By Tony Rossi
When Sarah Jane Donohue came into the world on June 5, 2005, she was a happy, healthy newborn. Five days later, she had two broken collarbones, four broken ribs, and a traumatic brain injury that destroyed 60 percent of the rear cortex of her brain. Why? Because she was shaken violently by the baby nurse that her parents had hired to help care for her.
Doctors told Sarah Jane’s father Patrick that she would never be able to do much of anything, not even walk or talk. But Patrick wouldn’t accept that prognosis as the final word. Though he worked as a lawyer, he started reading whatever he could about the human brain and soon learned how little medical science actually knows about it. Part of the reason for that has to do with funding. Despite the fact that 80,000 American youth are hospitalized each year with brain injuries—and 11,000 of those young people die—the federal government only spends $10 million annually on research for effective treatment.

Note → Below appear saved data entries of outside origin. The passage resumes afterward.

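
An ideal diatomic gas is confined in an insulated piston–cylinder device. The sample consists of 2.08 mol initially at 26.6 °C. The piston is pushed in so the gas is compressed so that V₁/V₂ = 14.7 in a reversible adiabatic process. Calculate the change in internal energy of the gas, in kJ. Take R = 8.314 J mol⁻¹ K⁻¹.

ΔU ≈ 25.0 kJ

Adiabatic: T₁V₁^(γ−1) = T₂V₂^(γ−1) ⇒ T₂ = T₁ (V₁/V₂)^(γ−1).
γ = 7/5 for a diatomic ideal gas, so γ−1 = 2/5.
T₁ = 26.6 °C = 299.8 K.
T₂ = 299.8 × 14.7^(2/5) = 878.4 K.
Q = 0, so ΔU = W_on_gas = nCᵥΔT with Cᵥ = R/(γ−1) = 20.79 J/(mol·K).
ΔU = 2.08 × 20.79 × (878.4 − 299.8) = 25020 J.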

To remedy this situation, Patrick created the Sarah Jane Brain Project. During an interview on “Christopher Closeup,” he said, “The idea was to establish this National Pediatric Acquired Brain Injury plan, the PABI Plan, which develops a seamless, standardized, evidence-based system of care that’s universally accessible for millions of American families.” Doctors and scientists from all over the world came on board and established a PABI plan that Patrick is now trying to implement through political channels.

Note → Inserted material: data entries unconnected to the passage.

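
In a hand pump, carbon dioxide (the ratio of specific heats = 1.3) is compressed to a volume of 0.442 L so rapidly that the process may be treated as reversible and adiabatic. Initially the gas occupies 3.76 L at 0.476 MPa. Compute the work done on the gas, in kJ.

P₂ = P₁(V₁/V₂)^γ = 0.476×(3.76/0.442)^(1.3) = 7.697 MPa.
For a reversible adiabat, W_by_gas = (P₁V₁ − P₂V₂)/(γ−1).
W_by = (476000×0.00376 − 7.697×10^6×0.000442) / (0.3) = -5374 J.
W_on_gas = −W_by = 5374 J.

W ≈ 5.37 kJ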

In the meantime, he saw the need for kids like Sarah Jane to get an education in an environment uniquely suited for them. With the help of experts in the field of brain injury treatment and rehabilitation, he helped launch the International Academy of Hope—or iHope. It’s “the first and only school for kids with brain injuries and brain-based disorders here in New York City. The response that we’re getting with these kids is incredible. We have one girl, Hannah, who’s 14. When she started in September 2013, she could barely stand and she was nonverbal. She’s now walking around the school. And three months ago, she said to her mother for the first time, ‘I love you.’” Sarah Jane hasn’t come that far, but she is also making progress.

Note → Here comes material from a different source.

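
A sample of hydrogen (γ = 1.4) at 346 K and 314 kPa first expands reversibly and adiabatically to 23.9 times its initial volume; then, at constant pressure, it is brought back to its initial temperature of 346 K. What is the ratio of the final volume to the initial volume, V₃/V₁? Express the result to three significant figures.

V₃/V₁ ≈ 85.1

Adiabatic step: V₂/V₁ = 23.9; T₂ = T₁·(1/23.9)^(0.4) = 97.21 K.
Isobaric step: V₃/V₂ = T₃/T₂ = 346/97.21.
V₃/V₁ = (V₂/V₁)(V₃/V₂) = 23.9 × (346/97.21) = 85.07.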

With all his work, Patrick’s number one priority remains his daughter—and it has been since a moment in the hospital back in 2005. He said, “She was less than two weeks old, and they were trying to get an IV into her. Her mouth was wide open, she had tears coming down her face, but she couldn’t [vocally] cry because of the brain injury. I’ll never forget looking at her and saying, ‘It’s my job to be the voice for her.’”
Patrick’s Catholic faith has enabled him to continue moving forward with a positive attitude, and he notes that he sees divine intervention in daily activities with Sarah Jane. He doesn’t spend time questioning why this happened to her, but instead takes a cue from the Serenity Prayer by focusing on the things he can change.
Where does Patrick hope to be five years from now? “My job is to change the world for Sarah Jane and the millions of kids like her. So five years from now, we better be a good way into implementing the PABI Plan. Our intentions are to develop an iHope in Boston, Chicago, Los Angeles, Dallas, Mumbai, Shanghai…My philosophy is pretty simple: things work out best for those who make the best of the way things work out.”